Składniki fazy 0 :
- 60 g zakwasu żytniego prosto z lodówki
- 150 g mąki pszennej pełnoziarnistej
- 150 g wody
Składniki mieszamy, przykrywamy i pozostawiamy na 22 - 24 godz.
- 100 g zakwasu fazy 0 ( resztę pozostawiamy w lodówce )
- 150 g mąki pełnoziarnistej
- 150 g wody
Zaczyn :
- 200 g zakwasu z fazy 1, resztę dokładamy do zakwasu lodówkowego ( będziemy mieć na późniejsze ciasto )

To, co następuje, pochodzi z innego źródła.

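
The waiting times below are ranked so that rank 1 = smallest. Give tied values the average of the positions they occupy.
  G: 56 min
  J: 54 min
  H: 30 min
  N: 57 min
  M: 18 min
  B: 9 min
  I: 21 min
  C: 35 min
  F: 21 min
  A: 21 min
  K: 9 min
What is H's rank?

Sorted (ascending): 9, 9, 18, 21, 21, 21, 30, 35, 54, 56, 57
The 2 values of 9 occupy positions 1–2 → average rank (1+2)/2 = 1.5.
The 3 values of 21 occupy positions 4–6 → average rank 5.
H has value 30 min → rank 7.

7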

- 150 g mąki pełnoziarnistej
- 150 g wody
Mieszamy, przykrywamy i pozostawiamy tym razem na 5-6 godz, ciasto nie może opaść.
Ciasto właściwe :
- 500 g zaczynu
- 300 g mąki kukurydzianej z wodą (wcześniej 100 g mąki kukurydzianej zalewamy 200 g gorącej wody i mieszamy, pozostawiamy przykryte na kilka godzin )
- 125 wody
- 440 g mąki białej pszennej typ 650
- sól
Ciasto zarabiamy i zagniatamy przez 3-5 min. Najlepiej nakładać ciasto ciągnąc go od spodu miski na wierzch. Czynność tę wykonywać do chwili aż stanie się elastyczne i zacznie odchodzić od ręki.
Pozostawiamy ciasto na 3 godz.
Po każdej godzinie wyjmujemy ciasto na blat, rozklepujemy i składamy 4 razy. Podsypywać mąką kukurydzianą.
Za trzecim razem formujemy bochenek i wykładamy do koszyczka wyłożonego cienkim materiałem z bawełny i wysypanym mąką lub kaszką kukurydzianą.
Chleb rośnie około 3 godz.
Pieczemy w piekarniku nagrzanym do temp.230-240 stop.C przez 40 - 50 min.
Chleb wciąż jest dla mnie bardzo skomplikowanym wypiekiem. Może kiedyś do niego dorosnę :) Bo nie ma to jak własny :) Pozdrawiam
OdpowiedzUsuńapetyczne
OdpowiedzUsuńhttp://blogowszystkimevi.bloog.pl/
Oj, zjadłabym sobie taką kromeczkę, mniam:)
OdpowiedzUsuńmniaaam ! już czuję ten zapach :)
OdpowiedzUsuńwww.filizanka-smakow.blogspot.com
Bardzo apetyczny!
OdpowiedzUsuńNajlepsze są takie domowe wypieki.Przepis świetny;) Pozdrawiam
OdpowiedzUsuńPyszny chlebek :-) świetny przepis, z chęcią upiekę taki :-)
OdpowiedzUsuńI jaka piękna serweta :) Pozdrawiam
OdpowiedzUsuńCudowny bochenek. W sam raz na śniadanie w rodzinnym gronie :)
OdpowiedzUsuńjasno i prosto to opisałaś, ale dla mnie, jak dla wielu kuchareczek (nawet doświadczonych) taki chleb jest wciąż zagadką: wyjdzie czy nie wyjdzie? Czytałam ostatnio wpisy u naszych dziewczyn, które robiły ten chleb Marcina na podmłodzie, i miały ten sam dylemat. NAWET BABCI BRONI nie zawsze chleb się udawał, więc Twój wypiek uważam za wspaniały!
OdpowiedzUsuńjak ci pięknie wyrósł! :)
OdpowiedzUsuńMmm.. domowe pieczywko najlepsze!